Inventiva's challenge lies not in the efficacy or potential of its lead candidate, but in navigating the treacherous terrain of financing a late-stage clinical trial. The NATiV3 trial, Inventiva's pivotal Phase 3 study, is anticipated to reach last patient first visit in the first half of 2024. This means the company will need to cover the substantial costs of completing the trial, analyzing the data, and preparing for regulatory submission – all while operating on a limited cash runway.
Here's where the analysis gets interesting. Inventiva's cash burn in 2023 reached €82 million, a significant portion of which (€20 million) was directly attributed to the NATiV3 trial. Assuming a similar burn rate for the remaining duration of the trial, Inventiva will likely require an injection of at least €40-50 million to bridge the gap until the second half of 2025, when top-line data from NATiV3 are expected.
Note: This table presents a hypothetical projection based on a simplified cash burn analysis. Actual results may vary.

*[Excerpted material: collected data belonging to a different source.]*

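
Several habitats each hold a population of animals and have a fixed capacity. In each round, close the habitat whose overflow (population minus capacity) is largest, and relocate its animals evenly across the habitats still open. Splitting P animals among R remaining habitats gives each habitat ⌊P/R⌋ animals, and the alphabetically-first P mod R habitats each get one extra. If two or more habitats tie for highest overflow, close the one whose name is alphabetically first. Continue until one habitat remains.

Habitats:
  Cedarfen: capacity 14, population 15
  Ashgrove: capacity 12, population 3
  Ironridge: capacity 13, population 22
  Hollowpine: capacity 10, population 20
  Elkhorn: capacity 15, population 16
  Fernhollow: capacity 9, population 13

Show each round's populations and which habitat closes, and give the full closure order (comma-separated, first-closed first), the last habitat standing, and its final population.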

Securing this funding will be a pivotal moment for Inventiva. The company's recent successes, coupled with the FDA's recent approval of Madrigal's resmetirom, which removed the need for liver biopsies, have created a more favorable environment for NASH drug development. Big pharma, hungry for blockbuster drugs, may be enticed by Lanifibranor's compelling data and first-in-class potential, leading to a lucrative partnership. Alternatively, Inventiva may capitalize on the renewed investor interest in the NASH space and return to the capital markets, leveraging its supportive shareholder base to secure the necessary funding.
A less ideal, but still viable option, would involve additional loans from the EIB. While this non-dilutive financing would provide immediate relief, it would add to Inventiva's debt burden and potentially impact future profitability.
The path forward for Inventiva is fraught with uncertainty. The company's ability to secure funding within the next few months will determine whether Lanifibranor can fulfill its potential as a game-changer in NASH treatment.
One thing is certain: Inventiva is a company to watch. Its journey, marked by scientific breakthroughs and financial hurdles, will provide valuable insights into the complex dynamics of drug development and the relentless pursuit of groundbreaking therapies. The race is on – and the world is watching.
"Fun Fact: Inventiva's headquarters is located in Daix, a small town in Burgundy, France, known for its vineyards and picturesque landscapes. Perhaps a fitting location for a company cultivating a therapy with the potential to blossom into a global blockbuster."